Setting a Schedule to Manage Habits

Set a schedule for the day – set homework time, social media/gaming time, reading time, time to start sleeping, waking up time, exercise time etc. You can help by having them ask or tell you that they are about ‘to start homework’ or that they ‘have completed their homework and are going to have their hour of gaming’, etc.  Of course you might have to start by reminding them to move from one stage to another however, ultimately, they need to take responsibility for that rather than you being seen as the bad person doing this to them!
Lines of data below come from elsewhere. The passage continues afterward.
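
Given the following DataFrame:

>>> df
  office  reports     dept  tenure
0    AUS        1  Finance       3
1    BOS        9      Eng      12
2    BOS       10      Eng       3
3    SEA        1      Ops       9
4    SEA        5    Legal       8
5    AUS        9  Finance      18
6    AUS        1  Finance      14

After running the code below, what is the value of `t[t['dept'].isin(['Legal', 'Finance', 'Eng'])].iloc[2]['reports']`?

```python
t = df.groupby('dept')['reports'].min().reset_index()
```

5

group by dept, min of reports:
dept
Eng        9
Finance    1
Legal      5
Ops        1
Name: reports, dtype: int64
reset_index():
      dept  reports
0      Eng        9
1  Finance        1
2    Legal        5
3      Ops        1
filter rows where dept in ['Legal', 'Finance', 'Eng']:
      dept  reports
0      Eng        9
1  Finance        1
2    Legal        5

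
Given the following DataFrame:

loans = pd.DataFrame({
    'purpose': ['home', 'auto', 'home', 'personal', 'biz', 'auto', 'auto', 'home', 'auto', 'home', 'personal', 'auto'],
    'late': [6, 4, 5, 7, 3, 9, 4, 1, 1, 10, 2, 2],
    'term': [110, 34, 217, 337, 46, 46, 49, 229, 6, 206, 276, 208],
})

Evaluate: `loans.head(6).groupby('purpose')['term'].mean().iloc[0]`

40.0

take first 6 rows:
    purpose  late  term
0      home     6   110
1      auto     4    34
2      home     5   217
3  personal     7   337
4       biz     3    46
5      auto     9    46
group by purpose, mean of term:
purpose
auto         40.0
biz          46.0
home        163.5
personal    337.0
Name: term, dtype: float64
So iloc[0] = 40.0.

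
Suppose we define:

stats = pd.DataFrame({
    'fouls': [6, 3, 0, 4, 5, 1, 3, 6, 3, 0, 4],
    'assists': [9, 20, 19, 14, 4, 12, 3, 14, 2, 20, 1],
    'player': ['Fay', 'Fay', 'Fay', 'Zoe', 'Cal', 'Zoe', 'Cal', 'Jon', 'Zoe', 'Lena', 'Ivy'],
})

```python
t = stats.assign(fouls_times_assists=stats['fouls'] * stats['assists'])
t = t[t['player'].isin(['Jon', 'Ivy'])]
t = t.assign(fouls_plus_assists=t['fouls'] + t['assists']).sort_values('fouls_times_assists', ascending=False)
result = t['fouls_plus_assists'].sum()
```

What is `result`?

add column fouls_times_assists = stats['fouls'] * stats['assists']:
    fouls  assists player  fouls_times_assists
0       6        9    Fay                   54
1       3       20    Fay                   60
2       0       19    Fay                    0
3       4       14    Zoe                   56
4       5        4    Cal                   20
5       1       12    Zoe                   12
6       3        3    Cal                    9
7       6       14    Jon                   84
8       3        2    Zoe                    6
9       0       20   Lena                    0
10      4        1    Ivy                    4
filter rows where player in ['Jon', 'Ivy']:
    fouls  assists player  fouls_times_assists
7       6       14    Jon                   84
10      4        1    Ivy                    4
add column fouls_plus_assists = t['fouls'] + t['assists']:
    fouls  assists player  fouls_times_assists  fouls_plus_assists
7       6       14    Jon                   84                  20
10      4        1    Ivy                    4                   5
sort by fouls_times_assists descending:
    fouls  assists player  fouls_times_assists  fouls_plus_assists
7       6       14    Jon                   84                  20
10      4        1    Ivy                    4                   5
Taking the sum of column 'fouls_plus_assists' gives 25.

25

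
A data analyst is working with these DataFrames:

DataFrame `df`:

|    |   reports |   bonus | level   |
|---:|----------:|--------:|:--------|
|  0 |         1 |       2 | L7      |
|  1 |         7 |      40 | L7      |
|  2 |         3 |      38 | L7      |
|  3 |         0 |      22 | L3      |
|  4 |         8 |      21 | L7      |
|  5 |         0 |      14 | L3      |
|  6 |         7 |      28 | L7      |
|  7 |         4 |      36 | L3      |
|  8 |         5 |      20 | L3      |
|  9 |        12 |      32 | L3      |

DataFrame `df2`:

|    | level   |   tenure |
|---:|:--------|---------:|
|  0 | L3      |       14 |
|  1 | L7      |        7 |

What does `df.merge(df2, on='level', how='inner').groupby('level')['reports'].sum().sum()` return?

merge on 'level' (how='inner') → 10 rows:
   reports  bonus level  tenure
0        1      2    L7       7
1        7     40    L7       7
2        3     38    L7       7
3        0     22    L3      14
4        8     21    L7       7
5        0     14    L3      14
6        7     28    L7       7
7        4     36    L3      14
8        5     20    L3      14
9       12     32    L3      14
group by level, sum of reports:
level
L3    21
L7    26
Name: reports, dtype: int64
Then the sum of the resulting series: 47

47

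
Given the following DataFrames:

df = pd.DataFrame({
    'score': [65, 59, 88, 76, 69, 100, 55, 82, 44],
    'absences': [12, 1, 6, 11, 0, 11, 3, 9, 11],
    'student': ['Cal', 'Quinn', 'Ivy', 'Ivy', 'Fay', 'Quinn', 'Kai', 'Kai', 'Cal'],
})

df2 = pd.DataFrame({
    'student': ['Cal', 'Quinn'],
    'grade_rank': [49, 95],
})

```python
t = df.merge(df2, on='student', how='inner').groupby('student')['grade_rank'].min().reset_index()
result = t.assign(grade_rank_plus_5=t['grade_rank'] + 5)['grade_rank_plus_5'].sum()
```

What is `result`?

merge on 'student' (how='inner') → 4 rows:
   score  absences student  grade_rank
0     65        12     Cal          49
1     59         1   Quinn          95
2    100        11   Quinn          95
3     44        11     Cal          49
group by student, min of grade_rank:
student
Cal      49
Quinn    95
Name: grade_rank, dtype: int64
reset_index():
  student  grade_rank
0     Cal          49
1   Quinn          95
add column grade_rank_plus_5 = t['grade_rank'] + 5:
  student  grade_rank  grade_rank_plus_5
0     Cal          49                 54
1   Quinn          95                100
Finally, sum of column 'grade_rank_plus_5' = 154.

154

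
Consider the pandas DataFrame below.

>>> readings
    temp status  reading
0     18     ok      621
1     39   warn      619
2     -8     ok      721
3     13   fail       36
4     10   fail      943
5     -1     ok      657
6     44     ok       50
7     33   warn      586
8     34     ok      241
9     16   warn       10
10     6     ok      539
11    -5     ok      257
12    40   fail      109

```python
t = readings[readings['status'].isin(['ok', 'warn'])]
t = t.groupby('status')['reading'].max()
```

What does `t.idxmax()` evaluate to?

filter rows where status in ['ok', 'warn']:
    temp status  reading
0     18     ok      621
1     39   warn      619
2     -8     ok      721
5     -1     ok      657
6     44     ok       50
7     33   warn      586
8     34     ok      241
9     16   warn       10
10     6     ok      539
11    -5     ok      257
group by status, max of reading:
status
ok      721
warn    619
Name: reading, dtype: int64
Finally, label with the largest value = ok.

ok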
Here is a suggested schedule which, of course, you may need to adapt to fit with how you do things at home:


Arrive home – organise bag, papers, take out or write down what has to be done during homework time, do some of the easy things that can be done to be ready for the next day. Hobbies, rest, etc.


Eat with family


Homework and learning time – complete assignments, revise previous topics, read/research around subjects – if your child has difficulty staying on track, have them do all this outside their bedroom where someone else is around to keep an eye on them and encourage them to stay on track – it is also good for them to discuss the learning he is doing with parents.

2030 – 2130

Hobbies, social media, gaming, etc

2130 – 2230

Getting ready for bed, reading in bed




Wake up and stretch, have breakfast , come to school

Obviously, the times set may need to change depending on the age of the young person, family lifestyle, etc.  Involvement in sports or other activities outside school might mean setting home assignment time back to later.   Also, the length of time might also need adjusting to include hobbies and jobs around the house, and if you spend more or less than an hour eating – or if one hour of social media/gaming isn’t enough – but what is important is:

  • Once you set a schedule that works, don’t change it
  • Keep the steps – especially organising things as soon as they get home; keeping some time for ‘play/socialising’; turning off electronic devices and reading before sleeping.

I have seen this work well – but it does take self-discipline, and habit breaking, and habit forming – tough challenges for anyone, young or old, but great things for young people to learn so that they can manage themselves better in life.